The trial was set in San Francisco, but neither side wanted a jury trial and no judge in San Francisco would agree to hear the case.
Sonoma County's Superior Court had Judge Jackson Temple, one of the first lawyers in Sonoma County. Temple had been a state Supreme Court justice but in 1875 had returned to his Santa Rosa home, where he was elected to the Superior Court bench.
As a jurist with a statewide reputation, Temple was a logical choice to hear the Colton case.
None of the participants had any idea what they were getting into. It started quietly enough. Colton's lawyers argued that the Big Four had not paid a fair price. The defense argued that the widow Colton had signed off on the deal.
And then, midway through the testimony, Ellen Colton's lawyers dropped a bombshell. They introduced correspondence between David Colton and Collis Huntington, who was the Central Pacific's advocate in Washington, D.C.
The Colton Letters, as they became known, clearly showed the methods used by the railroad barons to control state and national politics. Colton and Huntington wrote each other about the huge sums of money paid to legislators, both state and national. They named names. And sums. And what favors were received in exchange.

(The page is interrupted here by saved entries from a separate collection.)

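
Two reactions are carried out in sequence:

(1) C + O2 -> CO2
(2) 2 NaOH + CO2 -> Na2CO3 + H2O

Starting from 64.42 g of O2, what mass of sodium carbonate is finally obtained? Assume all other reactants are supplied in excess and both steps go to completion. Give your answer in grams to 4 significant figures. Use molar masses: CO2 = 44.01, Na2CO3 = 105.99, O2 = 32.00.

213.4 g

n(O2) = 64.420 / 32.00 = 2.0131 mol.
Step 1 gives a 1:1 ratio of O2 to CO2, so n(CO2) = 2.0131 mol.
In step 2 the CO2:Na2CO3 ratio is 1:1, so n(Na2CO3) = 2.0131 mol.
Mass of Na2CO3 = 2.0131 × 105.99 = 213.37 g.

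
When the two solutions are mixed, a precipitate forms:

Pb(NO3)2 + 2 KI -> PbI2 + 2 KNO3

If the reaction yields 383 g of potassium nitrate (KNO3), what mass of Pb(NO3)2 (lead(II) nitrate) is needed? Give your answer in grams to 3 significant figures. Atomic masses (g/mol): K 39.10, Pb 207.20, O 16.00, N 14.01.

627 g

M(KNO3) = 39.10 + 14.01 + 3(16.00) = 101.11 g/mol.
M(Pb(NO3)2) = 207.20 + 2(14.01) + 6(16.00) = 331.22 g/mol.
n(KNO3) = 383.0 g / 101.11 g/mol = 3.788 mol.
From the equation the KNO3:Pb(NO3)2 mole ratio is 2:1, so n(Pb(NO3)2) = 3.788 × 1/2 = 1.894 mol.
Mass of Pb(NO3)2 = 1.894 mol × 331.22 g/mol = 627.3 g.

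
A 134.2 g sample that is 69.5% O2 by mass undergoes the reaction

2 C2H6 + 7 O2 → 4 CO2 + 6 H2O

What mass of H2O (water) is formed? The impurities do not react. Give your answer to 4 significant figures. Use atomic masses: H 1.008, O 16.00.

45.01 g

Mass of pure O2 = 134.2 g × 0.695 = 93.269 g.
M(O2) = 2(16.00) = 32.00 g/mol.
M(H2O) = 2(1.008) + 16.00 = 18.016 g/mol.
n(O2) = 93.269 g / 32.00 g/mol = 2.9147 mol.
From the equation the O2:H2O mole ratio is 7:6, so n(H2O) = 2.9147 × 6/7 = 2.4983 mol.
Mass of H2O = 2.4983 mol × 18.016 g/mol = 45.009 g.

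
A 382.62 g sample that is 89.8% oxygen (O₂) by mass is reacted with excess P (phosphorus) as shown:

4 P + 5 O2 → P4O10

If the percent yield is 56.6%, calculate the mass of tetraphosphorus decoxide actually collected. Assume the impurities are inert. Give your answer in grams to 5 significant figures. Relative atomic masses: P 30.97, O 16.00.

345.04 g

Pure O2 available = 382.62 g × 0.898 = 343.593 g.
M(O2) = 2(16.00) = 32.00 g/mol.
M(P4O10) = 4(30.97) + 10(16.00) = 283.88 g/mol.
n(O2) = 343.593 g / 32.00 g/mol = 10.7373 mol.
From the equation the O2:P4O10 mole ratio is 5:1, so n(P4O10) = 10.7373 × 1/5 = 2.14745 mol.
Mass of P4O10 = 2.14745 mol × 283.88 g/mol = 609.619 g.
Actual mass collected = 609.619 g × 0.566 = 345.045 g.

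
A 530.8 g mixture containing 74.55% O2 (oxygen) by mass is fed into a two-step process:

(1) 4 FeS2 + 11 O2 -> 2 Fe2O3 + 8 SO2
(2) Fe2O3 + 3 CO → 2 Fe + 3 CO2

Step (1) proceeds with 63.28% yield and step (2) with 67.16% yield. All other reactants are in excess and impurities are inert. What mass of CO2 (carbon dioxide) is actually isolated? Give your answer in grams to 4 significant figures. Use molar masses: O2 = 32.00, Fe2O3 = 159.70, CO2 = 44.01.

Pure O2 = 530.8 × 0.7455 = 395.71 g.
n(O2) = 395.71 / 32.00 = 12.366 mol.
Step 1 (O2:Fe2O3 = 11:2): theoretical n(Fe2O3) = 2.2484 mol; at 63.28% yield, n(Fe2O3) = 1.4228 mol.
Step 2 (Fe2O3:CO2 = 1:3): theoretical n(CO2) = 4.2683 mol, so theoretical mass = 4.2683 × 44.01 = 187.85 g.
At 67.16% yield, actual mass of CO2 = 187.85 × 0.6716 = 126.16 g.

126.2 g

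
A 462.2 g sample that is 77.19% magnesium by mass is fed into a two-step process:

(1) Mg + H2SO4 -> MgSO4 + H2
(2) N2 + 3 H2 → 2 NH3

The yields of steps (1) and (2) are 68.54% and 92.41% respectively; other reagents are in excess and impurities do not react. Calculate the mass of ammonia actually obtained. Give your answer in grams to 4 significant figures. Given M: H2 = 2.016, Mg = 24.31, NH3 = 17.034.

105.6 g

Pure Mg = 462.2 × 0.7719 = 356.77 g.
n(Mg) = 356.77 / 24.31 = 14.676 mol.
Step 1 (Mg:H2 = 1:1): theoretical n(H2) = 14.676 mol; at 68.54% yield, n(H2) = 10.059 mol.
Step 2 (H2:NH3 = 3:2): theoretical n(NH3) = 6.7059 mol, so theoretical mass = 6.7059 × 17.034 = 114.23 g.
At 92.41% yield, actual mass of NH3 = 114.23 × 0.9241 = 105.56 g.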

The national press arrived in Santa Rosa, overflowing the hotels. The published transcripts, much in demand, ran to thousands of pages — and were a windfall for the tiny Sonoma Democrat, which printed the daily testimony.
It was the first chink in the armor of the mighty Big Four and, according to historians, the beginning of a period of public outrage that, eventually, resulted in a reform of California politics.
After all the fuss, Ellen Colton lost her suit. She had, indeed, signed the agreement. The immediate reaction was public outcry against men who would cheat a widow. It would be years before the larger issue of money and politics was understood. Leland Stanford, in fact, became California's U.S. senator the following year. But historians, blessed with hindsight, now see it as the beginning of the end.
I suppose you could say that this old story gives one hope that the law of unintended consequences will apply once more, in some way, and the guilty out there — and we know they are out there — will get their comeuppance.
What we need is another widow woman who gets ripped off by the biggies. But, then again, it may not be as easy to fool old ladies as it used to be.